Das Innenministerium „gehört“ seit 2000 der ÖVP und was seither dort passiert ist ein einziger Skandal. Rechtsbeugung, Mißachtung der Gesetze, Verachtung der „Bittsteller“ durch jene Beamte, die – nimmt man es genau – ja die Diener der Bürger sein sollten. Sie sind es aber nicht. Sie sind die erklärten Feinde der anständigen Bürger und sie stehen geschlossen auf der Seite der Rechtsbrecher. Innenministerium und Justiz, kein Unterschied.

Zwei Überlegungen wurden von den „Fachbeamten“ des Innenministeriums in dieser Sache angestellt:

Erstens. Der Kommandant könnte den Polizisten außer Dienst das Tragen der Dienstwaffe gestatten. Ein Unsinn. Keiner wird das machen, weil er ja dann für alles haften würde. So blöd ist niemand. Also eine Überlegung, die nicht funktionieren kann und wahrscheinlich auch nicht funktionieren soll.

Zweitens: Man könnte den gesetzmäßigen Zustand wieder herstellen und einfach Waffenpässe ausgeben. Nämlich denjenigen, denen das von Rechts wegen zusteht. So steht es nämlich drinnen im Gesetz. Aber das will die Politik – hier die ÖVP – nicht. Man mißtraut den Beamten. Eine Schande. Und da die Gewerkschaft wie es scheint, auch nichts machen will, bleibt alles beim alten.

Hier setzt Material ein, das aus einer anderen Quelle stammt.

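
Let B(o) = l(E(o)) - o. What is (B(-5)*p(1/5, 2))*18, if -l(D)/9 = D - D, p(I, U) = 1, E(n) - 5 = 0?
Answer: 90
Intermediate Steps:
E(n) = 5 (E(n) = 5 + 0 = 5)
l(D) = 0 (l(D) = -9*(D - D) = -9*0 = 0)
B(o) = -o (B(o) = 0 - o = -o)
(B(-5)*p(1/5, 2))*18 = (-1*(-5)*1)*18 = (5*1)*18 = 5*18 = 90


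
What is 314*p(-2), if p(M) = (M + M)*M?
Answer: 2512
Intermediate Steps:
p(M) = 2*M**2 (p(M) = (2*M)*M = 2*M**2)
314*p(-2) = 314*(2*(-2)**2) = 314*(2*4) = 314*8 = 2512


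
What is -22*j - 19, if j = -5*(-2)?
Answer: -239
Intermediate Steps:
j = 10
-22*j - 19 = -22*10 - 19 = -220 - 19 = -239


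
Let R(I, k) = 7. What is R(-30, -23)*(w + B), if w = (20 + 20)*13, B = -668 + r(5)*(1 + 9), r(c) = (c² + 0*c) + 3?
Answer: 924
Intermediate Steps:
r(c) = 3 + c² (r(c) = (c² + 0) + 3 = c² + 3 = 3 + c²)
B = -388 (B = -668 + (3 + 5²)*(1 + 9) = -668 + (3 + 25)*10 = -668 + 28*10 = -668 + 280 = -388)
w = 520 (w = 40*13 = 520)
R(-30, -23)*(w + B) = 7*(520 - 388) = 7*132 = 924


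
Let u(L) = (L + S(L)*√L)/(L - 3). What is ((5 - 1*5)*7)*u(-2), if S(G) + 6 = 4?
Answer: 0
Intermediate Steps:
S(G) = -2 (S(G) = -6 + 4 = -2)
u(L) = (L - 2*√L)/(-3 + L) (u(L) = (L - 2*√L)/(L - 3) = (L - 2*√L)/(-3 + L))
((5 - 1*5)*7)*u(-2) = ((5 - 1*5)*7)*((-2 - 2*I*√2)/(-3 - 2)) = ((5 - 5)*7)*((-2 - 2*I*√2)/(-5)) = (0*7)*(-(-2 - 2*I*√2)/5) = 0*(⅖ + 2*I*√2/5) = 0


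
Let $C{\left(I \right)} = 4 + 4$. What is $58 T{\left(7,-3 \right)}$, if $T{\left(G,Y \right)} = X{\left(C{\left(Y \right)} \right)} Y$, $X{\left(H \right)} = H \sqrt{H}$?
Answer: $- 2784 \sqrt{2} \approx -3937.2$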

Aber bitte: wenn der Herr Minister vielleicht einmal eine Pause beim Dirigieren macht, könnte er darüber nachdenken. Aber vielleicht sollte er als nächstes die Abschiedssymphonie einstudieren. Da geht der Dirigent als letzter. Aber er geht.

Kommentare   

+15 #2 Sig Sauer 2016-06-05 19:07
Was will man von einem Staat erwarten, der seine eigenen Gesetze und Regeln bricht? Das ursprüngliche WaffG in AT wäre eigentlich gar nicht so schlecht, wenn man es denn nur so anwenden würde wie es sich die Politiker im letzten Jahrhundert ausgedacht haben...
+15 #1 Poscheraser 2016-06-05 17:13
Gewerkschaft????

Das soll wohl ein Witz sein! FCG und FSG sind die verlängerten Arme von den rote/swarzen Partein (und setzen brav alle Blödheiten ihrer Mutterparteien durch)

Die FGÖ ist leider als Gewerkschaft zu unbedeutend, als dass sie was bewegen könnte... trotz guter und fähiger Leute.